Representando a agência Identity, acompanhou 28 executivas de empresas como Pepsi, Unilever e KPMG para a Cidade do Cabo, na África do Sul. Elas visitaram museus, conheceram artistas africanos e conversaram com empreendedores negros que viveram o apartheid, regime de segregação racial que durou entre 1948 e 1994.

Salete da Hora foi uma das executivas que participou da viagem. Ela é diretora de marca, comunicação e sustentabilidade da CTG Brasil, uma empresa de energia limpa. E a única negra no passeio além de Sauanne.

Ir para a África é um reencontro. A experiência marcou a minha vida

Salete da Hora, diretora na CTG Brasil

"A gente aprende a vida toda que nossos lábios grossos são feios, assim como o nosso cabelo, o nariz e a nossa cor. Mas, quando você chega na África, você não sente isso. Quando você se dá conta da potência que é o continente e entra em contato com a história e a cultura da África, dá muito orgulho", resume a executiva.

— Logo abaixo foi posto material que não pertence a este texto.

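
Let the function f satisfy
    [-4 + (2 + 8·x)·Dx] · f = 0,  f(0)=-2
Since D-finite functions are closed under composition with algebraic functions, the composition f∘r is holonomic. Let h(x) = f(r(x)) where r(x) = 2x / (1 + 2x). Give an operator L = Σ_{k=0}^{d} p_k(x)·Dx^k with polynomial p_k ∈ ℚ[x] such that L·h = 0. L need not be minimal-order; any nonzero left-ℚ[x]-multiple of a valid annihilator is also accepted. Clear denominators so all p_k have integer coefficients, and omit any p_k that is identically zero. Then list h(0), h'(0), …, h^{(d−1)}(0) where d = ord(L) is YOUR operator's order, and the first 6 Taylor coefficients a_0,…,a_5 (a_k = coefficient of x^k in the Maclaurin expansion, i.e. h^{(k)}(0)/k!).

f: a_k = -2, -4, 4, -8, 20, -56, …
Change of var in L_f (x↦r) gives L₀.
L = -4 + (1 + 12·x + 20·x^2)·Dx  (order 1).
h: a_k = -2, -8, 32, -160, 960, -6528, …
ICs: h(0) = -2.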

Após a viagem, a CTG colocou em prática mudanças na empresa com o início de um programa de diversidade.

Imersão virtual para chegar a mais gente

As experiências que a Identity proporciona não se resumem a viagens. Assim que começou a pandemia do coronavírus, Sauanne apostou nas imersões virtuais. Em setembro, realizou encontros digitais para a Semana de Equidade Racial, da agência de publicidade Wunderman Thompson e com apoio de Ecoa.

"Nós trouxemos potencialidades do continente africano. Participaram personalidades de diferentes regiões da África do Sul, do Congo, do Quênia e Nigéria", explica a empresária.

A minha missão é me multiplicar até deixar de ser exceção. Como eu vou me contentar só porque eu estou ocupando um espaço?